RoundRobinTournament

  • A better approach for the listener problem is to synchronise the Listeners (specifically MetricsListener and FeatureListener, plus their subclasses). This will mean that events are out of order in reporting files (or rather, are interleaved between multiple games running in parallel), but as long as the GameID is in the reporting file this is all fine. [I've committed changes for this to the PR branch]
  • However, copying the game state within Game for each parallel run is going to cause problems (for very non-obvious reasons). The current undocumented design is that the Game.gameState is the master copy, and gameState.copy() does not copy over the attached listeners. This is to ensure that when using MCTS (or any other planning algorithm) the listeners do not pick up all the events from every planning iteration and rollout. Hence, by copying the game state the link to the listeners is lost and we won't report on any events from the games. A quick fix would be to explicitly reattach all the listeners to the copied game state; but I suspect there will be other bugs nestling in this particular patch of undergrowth.
  • No need to copy the forward model. Forward models should always be stateless.

NTBEA

  • The whole thing falls over in a heap for me when I have search space files that reference other files (e.g. when tuning over coefficient files for feature based heuristics). I'm not at all sure why at the moment; it may be some thread unsafe libraries we're using. I need to spend some more time looking at this. This is not a problem with more 'vanilla' search spaces that just list possible settings directly.
  • It may be slightly neater to take the CompletableFutures returned from the executor and generate the output from each individual run as soon as each is complete, rather than waiting for all iterations to finish.

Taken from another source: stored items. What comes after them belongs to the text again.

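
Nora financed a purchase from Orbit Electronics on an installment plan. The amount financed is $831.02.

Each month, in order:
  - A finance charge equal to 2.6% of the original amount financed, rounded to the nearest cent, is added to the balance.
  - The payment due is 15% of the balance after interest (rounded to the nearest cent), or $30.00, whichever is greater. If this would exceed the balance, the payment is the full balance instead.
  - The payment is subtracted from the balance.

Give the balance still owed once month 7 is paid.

$349.61

Month 1: opening $831.02; interest $21.61 → $852.63; payment $127.89; balance $724.74
Month 2: opening $724.74; interest $21.61 → $746.35; payment $111.95; balance $634.40
Month 3: opening $634.40; interest $21.61 → $656.01; payment $98.40; balance $557.61
Month 4: opening $557.61; interest $21.61 → $579.22; payment $86.88; balance $492.34
Month 5: opening $492.34; interest $21.61 → $513.95; payment $77.09; balance $436.86
Month 6: opening $436.86; interest $21.61 → $458.47; payment $68.77; balance $389.70
Month 7: opening $389.70; interest $21.61 → $411.31; payment $61.70; balance $349.61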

If I'm running 8 iterations on 4 threads, then I'd quite like to see the first set of output whiel the second set runs.

In summary:

  • I'd rather avoid committing the parallelisation of RoundRobinTournament until we've had a lot more time to work out other implications given how single-threaded previous assumptions have been.
  • NTBEA should be good; but I need to work out first where the deeper issue is on some of my set up.